António Costa sublinha que 80% dos adeptos respeitaram as regras da “bolha” e que a “lotação máxima no estádio fixada pela DGS tinha sido de 16.500 e estiveram 14.110 pessoas”, o que, diz, prova que a operação correu dentro do que tinha sido definido pelo Governo.
Este episódio vai fazer com que o Governo aprenda “lições” e António Costa divulgou que haverá uma modificação no folheto de informação entregue aos turistas sobre as regras sanitárias vigentes em Portugal: “Não diz nada sobre o uso de máscara em espaços públicos.

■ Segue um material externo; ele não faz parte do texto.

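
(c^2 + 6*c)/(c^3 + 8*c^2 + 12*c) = 1/(c + 2)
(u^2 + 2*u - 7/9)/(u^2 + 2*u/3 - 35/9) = (3*u - 1)/(3*u - 5)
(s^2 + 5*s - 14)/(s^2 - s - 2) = (s + 7)/(s + 1)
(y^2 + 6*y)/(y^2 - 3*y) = (y + 6)/(y - 3)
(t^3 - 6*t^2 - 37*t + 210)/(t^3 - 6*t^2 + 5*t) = (t^2 - t - 42)/(t*(t - 1))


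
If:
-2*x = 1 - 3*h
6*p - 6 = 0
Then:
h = 2*x/3 + 1/3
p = 1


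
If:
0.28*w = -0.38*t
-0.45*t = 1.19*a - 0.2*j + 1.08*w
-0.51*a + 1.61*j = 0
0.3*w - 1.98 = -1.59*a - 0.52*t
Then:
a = 1.15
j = 0.37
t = 1.28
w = -1.74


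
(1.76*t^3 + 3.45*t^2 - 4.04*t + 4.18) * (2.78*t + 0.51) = 4.8928*t^4 + 10.4886*t^3 - 9.4717*t^2 + 9.56*t + 2.1318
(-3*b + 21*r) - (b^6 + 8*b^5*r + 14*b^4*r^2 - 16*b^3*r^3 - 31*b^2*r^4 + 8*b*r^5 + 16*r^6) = -b^6 - 8*b^5*r - 14*b^4*r^2 + 16*b^3*r^3 + 31*b^2*r^4 - 8*b*r^5 - 3*b - 16*r^6 + 21*r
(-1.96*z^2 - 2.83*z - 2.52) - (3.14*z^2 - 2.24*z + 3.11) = -5.1*z^2 - 0.59*z - 5.63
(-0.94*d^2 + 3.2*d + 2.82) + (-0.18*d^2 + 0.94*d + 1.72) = -1.12*d^2 + 4.14*d + 4.54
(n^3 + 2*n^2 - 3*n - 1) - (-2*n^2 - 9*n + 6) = n^3 + 4*n^2 + 6*n - 7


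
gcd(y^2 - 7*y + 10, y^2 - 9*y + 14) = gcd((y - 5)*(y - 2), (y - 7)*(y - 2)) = y - 2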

Já pedimos que seja alterado para dizer que também é obrigatória na via pública”.
Rui Moreira diz que o que se passou no Porto foi “muito diferente” do que aconteceu em Lisboa
Já o presidente da Câmara do Porto disse que o que aconteceu foi muito diferente daquilo que se passou em Lisboa com as celebrações do Sporting. “Em primeiro lugar, em Lisboa não houve uma final, não houve um evento desportivo, não houve criação de riqueza, e houve uma carga policial que eu vi, que os senhores viram e que aqui [no Porto] não vi”.
O autarca lembrou ainda que Portugal “tem as fronteiras abertas” e que há muitos turistas britânicos que “são livres de virem” para o país, nomeadamente para assistirem à final da Liga dos Campeões, ou para verem o jogo na Avenida dos Aliados, como aconteceu no sábado no Porto, ou para irem à praia da Oura (Albufeira) ou até ao Bairro Alto (Lisboa).

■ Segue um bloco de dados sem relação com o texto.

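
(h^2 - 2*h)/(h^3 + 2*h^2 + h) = (h - 2)/(h^2 + 2*h + 1)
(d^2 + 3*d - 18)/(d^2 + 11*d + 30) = (d - 3)/(d + 5)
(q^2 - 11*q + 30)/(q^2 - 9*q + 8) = (q^2 - 11*q + 30)/(q^2 - 9*q + 8)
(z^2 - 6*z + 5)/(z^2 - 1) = (z - 5)/(z + 1)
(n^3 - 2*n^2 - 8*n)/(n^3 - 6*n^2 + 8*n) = (n + 2)/(n - 2)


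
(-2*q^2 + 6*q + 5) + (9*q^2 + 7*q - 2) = 7*q^2 + 13*q + 3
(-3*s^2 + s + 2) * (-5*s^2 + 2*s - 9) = 15*s^4 - 11*s^3 + 19*s^2 - 5*s - 18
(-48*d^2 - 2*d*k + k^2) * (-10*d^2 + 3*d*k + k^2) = 480*d^4 - 124*d^3*k - 64*d^2*k^2 + d*k^3 + k^4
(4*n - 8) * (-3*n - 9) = -12*n^2 - 12*n + 72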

Essas pessoas estão em livre circulação, algumas vieram mais cedo para a cidade [do Porto] e algumas ainda estão na cidade. É verdade que eles se concentraram na Ribeira. É verdade que não usaram máscaras”, observou.

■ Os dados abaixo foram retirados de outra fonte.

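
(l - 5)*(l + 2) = l^2 - 3*l - 10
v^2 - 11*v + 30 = (v - 6)*(v - 5)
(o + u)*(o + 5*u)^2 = o^3 + 11*o^2*u + 35*o*u^2 + 25*u^3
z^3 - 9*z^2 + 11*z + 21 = (z - 7)*(z - 3)*(z + 1)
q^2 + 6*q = q*(q + 6)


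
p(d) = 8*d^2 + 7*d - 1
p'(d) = 16*d + 7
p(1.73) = 35.05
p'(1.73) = 34.68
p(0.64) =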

Rui Moreira aponta falhas à Direção-Geral da Saúde (DGS) e diz que o problema não está na vinda dos adeptos, “que foram testados três vezes”, e dos turistas, que estão a aproveitar o facto de Portugal ser dos poucos países europeus a permitir a entrada de ingleses, devido à Covid-19: “O que está mal não é propriamente terem vindo adeptos à cidade do Porto, o que está mal não é virem turistas…”.
Catarina Araújo, representante da Câmara Municipal do Porto em conferência de imprensa conjunta esta segunda-feira com a PSP, a Câmara Municipal do Porto citada pelo JN, a Associação de Comerciantes do Porto e o Turismo do Porto e Norte indicou que um “evento desta dimensão é importante para a cidade e não podemos condenar a organização por causa dos excessos de um ou dois indivíduos”.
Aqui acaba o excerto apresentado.